Iran: Ahvaz workers continue protests, colleagues released
IRAN NEWS
6/24/2018


Resiliant employees of Ahvaz National Steel Group
Reported by PMOI/MEK
Iran, June 24, 2018 - With employees of the Ahvaz National Steel Group continuing their protests, Iranian regime authorities have been forced to succumb to their demands and release their arrested colleagues.
As these employees and their families rallied outside the judiciary for numerous days, the Ahvaz judiciary issued a letter on June 21st informing them of the release of the remaining five jailed employees.
Their names include:
Karim Siahi
Mohammad Falahi
Sajjad Hosseinpour
Abdulrahman Saki
Javad Eskandari
For the third consecutive week, employees of the Ahvaz National Steel Group were seen protesting on June 12th despite the heavy presence of repressive security forces at the site.
“Workers will die before succumbing to humiliation”
“Let go of Syria, think about us”

“Our enemy is right here, they lie and say its America”

“Jailed workers must be released,” they were chanting while continuing their strike. The workers were protesting their colleagues’ arrest and not receiving their wages for months, along with being deprived of their insurances pensions since 2011.

These workers are living in extremely difficult conditions.

These employees were also protesting how the company ownership status remains in limbo. This is tampering the production line, leaving the employees to suffer most.

These employees enjoyed support from a large sector of people in Ahvaz and in recent days protesters were seen blocking the Tehran-Ahvaz rail line and the city’s Lashkar Bridge, and rallying outside the so-called MPs office and breaking its windows.

The regime’s dispatched repressive forces, plainclothes agents, and intelligence agents resorted to launching tear gas and surrounded the protest site. At least sixty employees were arrested through the course of their weeks of protests.

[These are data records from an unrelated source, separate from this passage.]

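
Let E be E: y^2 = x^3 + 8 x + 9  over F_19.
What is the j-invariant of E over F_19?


Delta = -16(4 a^3 + 27 b^2) mod 19 = 13
-1728 * (4 a)^3 = -1728 * (4*8)^3 mod 19 = 12
j = 12 * 13^(-1) mod 19 = 17

j = 17 (mod 19)


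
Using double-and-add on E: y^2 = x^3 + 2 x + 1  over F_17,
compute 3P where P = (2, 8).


k = 3 = 11_2 (binary, LSB first: 11)
Double-and-add from P = (2, 8):
  bit 0 = 1: acc = O + (2, 8) = (2, 8)
  bit 1 = 1: acc = (2, 8) + (5, 0) = (2, 9)

3P = (2, 9)


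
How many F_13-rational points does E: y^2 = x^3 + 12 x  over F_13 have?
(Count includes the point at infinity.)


For each x in F_13, count y with y^2 = x^3 + 12 x + 0 mod 13:
  x = 0: RHS = 0, y in [0]  -> 1 point(s)
  x = 1: RHS = 0, y in [0]  -> 1 point(s)
  x = 5: RHS = 3, y in [4, 9]  -> 2 point(s)
  x = 8: RHS = 10, y in [6, 7]  -> 2 point(s)
  x = 12: RHS = 0, y in [0]  -> 1 point(s)
Affine points: 7. Add the point at infinity: total = 8.

#E(F_13) = 8


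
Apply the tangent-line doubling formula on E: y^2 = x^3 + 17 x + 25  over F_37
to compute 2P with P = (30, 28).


Doubling: s = (3 x1^2 + a) / (2 y1)
s = (3*30^2 + 17) / (2*28) mod 37 = 32
x3 = s^2 - 2 x1 mod 37 = 32^2 - 2*30 = 2
y3 = s (x1 - x3) - y1 mod 37 = 32 * (30 - 2) - 28 = 17

2P = (2, 17)


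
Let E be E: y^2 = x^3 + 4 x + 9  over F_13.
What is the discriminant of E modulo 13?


4 a^3 + 27 b^2 = 4*4^3 + 27*9^2 = 256 + 2187 = 2443
Delta = -16 * (2443) = -39088
Delta mod 13 = 3

Delta = 3 (mod 13)


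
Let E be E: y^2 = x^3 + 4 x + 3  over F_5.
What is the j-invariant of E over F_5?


Delta = -16(4 a^3 + 27 b^2) mod 5 = 1
-1728 * (4 a)^3 = -1728 * (4*4)^3 mod 5 = 2
j = 2 * 1^(-1) mod 5 = 2

j = 2 (mod 5)


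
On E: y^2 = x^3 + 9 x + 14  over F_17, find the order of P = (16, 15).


Compute successive multiples of P until we hit O:
  1P = (16, 15)
  2P = (11, 4)
  3P = (3, 0)
  4P = (11, 13)
  5P = (16, 2)
  6P = O

ord(P) = 6


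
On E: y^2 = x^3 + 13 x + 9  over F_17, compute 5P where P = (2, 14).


k = 5 = 101_2 (binary, LSB first: 101)
Double-and-add from P = (2, 14):
  bit 0 = 1: acc = O + (2, 14) = (2, 14)
  bit 1 = 0: acc unchanged = (2, 14)
  bit 2 = 1: acc = (2, 14) + (8, 9) = (11, 2)

5P = (11, 2)


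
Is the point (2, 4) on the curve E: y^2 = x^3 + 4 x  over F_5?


Check whether y^2 = x^3 + 4 x + 0 (mod 5) for (x, y) = (2, 4).
LHS: y^2 = 4^2 mod 5 = 1
RHS: x^3 + 4 x + 0 = 2^3 + 4*2 + 0 mod 5 = 1
LHS = RHS

Yes, on the curve


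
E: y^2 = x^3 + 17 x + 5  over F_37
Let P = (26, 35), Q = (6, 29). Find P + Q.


P != Q, so use the chord formula.
s = (y2 - y1) / (x2 - x1) = (31) / (17) mod 37 = 4
x3 = s^2 - x1 - x2 mod 37 = 4^2 - 26 - 6 = 21
y3 = s (x1 - x3) - y1 mod 37 = 4 * (26 - 21) - 35 = 22

P + Q = (21, 22)


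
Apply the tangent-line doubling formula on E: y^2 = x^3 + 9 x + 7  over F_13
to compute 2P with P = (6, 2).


Doubling: s = (3 x1^2 + a) / (2 y1)
s = (3*6^2 + 9) / (2*2) mod 13 = 0
x3 = s^2 - 2 x1 mod 13 = 0^2 - 2*6 = 1
y3 = s (x1 - x3) - y1 mod 13 = 0 * (6 - 1) - 2 = 11

2P = (1, 11)


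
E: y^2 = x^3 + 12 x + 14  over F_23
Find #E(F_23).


For each x in F_23, count y with y^2 = x^3 + 12 x + 14 mod 23:
  x = 1: RHS = 4, y in [2, 21]  -> 2 point(s)
  x = 2: RHS = 0, y in [0]  -> 1 point(s)
  x = 3: RHS = 8, y in [10, 13]  -> 2 point(s)
  x = 6: RHS = 3, y in [7, 16]  -> 2 point(s)
  x = 7: RHS = 4, y in [2, 21]  -> 2 point(s)
  x = 8: RHS = 1, y in [1, 22]  -> 2 point(s)
  x = 9: RHS = 0, y in [0]  -> 1 point(s)
  x = 12: RHS = 0, y in [0]  -> 1 point(s)
  x = 15: RHS = 4, y in [2, 21]  -> 2 point(s)
  x = 16: RHS = 1, y in [1, 22]  -> 2 point(s)
  x = 17: RHS = 2, y in [5, 18]  -> 2 point(s)
  x = 18: RHS = 13, y in [6, 17]  -> 2 point(s)
  x = 22: RHS = 1, y in [1, 22]  -> 2 point(s)
Affine points: 23. Add the point at infinity: total = 24.

#E(F_23) = 24


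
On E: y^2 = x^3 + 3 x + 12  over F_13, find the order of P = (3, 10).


Compute successive multiples of P until we hit O:
  1P = (3, 10)
  2P = (6, 5)
  3P = (1, 4)
  4P = (5, 10)
  5P = (5, 3)
  6P = (1, 9)
  7P = (6, 8)
  8P = (3, 3)
  ... (continuing to 9P)
  9P = O

ord(P) = 9


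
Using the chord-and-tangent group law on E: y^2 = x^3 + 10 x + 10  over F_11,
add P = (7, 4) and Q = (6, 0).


P != Q, so use the chord formula.
s = (y2 - y1) / (x2 - x1) = (7) / (10) mod 11 = 4
x3 = s^2 - x1 - x2 mod 11 = 4^2 - 7 - 6 = 3
y3 = s (x1 - x3) - y1 mod 11 = 4 * (7 - 3) - 4 = 1

P + Q = (3, 1)


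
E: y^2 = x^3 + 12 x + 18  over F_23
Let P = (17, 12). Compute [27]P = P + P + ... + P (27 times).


k = 27 = 11011_2 (binary, LSB first: 11011)
Double-and-add from P = (17, 12):
  bit 0 = 1: acc = O + (17, 12) = (17, 12)
  bit 1 = 1: acc = (17, 12) + (14, 3) = (1, 13)
  bit 2 = 0: acc unchanged = (1, 13)
  bit 3 = 1: acc = (1, 13) + (21, 3) = (7, 13)
  bit 4 = 1: acc = (7, 13) + (20, 1) = (14, 20)

27P = (14, 20)


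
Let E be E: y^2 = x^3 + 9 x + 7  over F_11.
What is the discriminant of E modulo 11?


4 a^3 + 27 b^2 = 4*9^3 + 27*7^2 = 2916 + 1323 = 4239
Delta = -16 * (4239) = -67824
Delta mod 11 = 2

Delta = 2 (mod 11)


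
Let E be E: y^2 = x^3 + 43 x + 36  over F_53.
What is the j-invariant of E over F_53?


Delta = -16(4 a^3 + 27 b^2) mod 53 = 49
-1728 * (4 a)^3 = -1728 * (4*43)^3 mod 53 = 27
j = 27 * 49^(-1) mod 53 = 33

j = 33 (mod 53)


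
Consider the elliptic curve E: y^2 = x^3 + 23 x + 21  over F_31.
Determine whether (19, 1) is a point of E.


Check whether y^2 = x^3 + 23 x + 21 (mod 31) for (x, y) = (19, 1).
LHS: y^2 = 1^2 mod 31 = 1
RHS: x^3 + 23 x + 21 = 19^3 + 23*19 + 21 mod 31 = 1
LHS = RHS

Yes, on the curve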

The Ahvaz National Steel Group, with a 54-year history, was one of the largest production companies with a capacity of employing up to 3,000 people.

In 2009 this company was placed under the control of regime-associated individuals under the pretext of privatization projects. Two years later, following the revelation of a $2.6 billion embezzlement case, this company was placed under the regime’s Bank Melli due to its debts.

Bank Melli then placed $100,000 of this company’s property for sale in 2016, launching a series of huge plundering measures resulting in nothing but the company’s production lines coming to a halt and its workers becoming unemployed.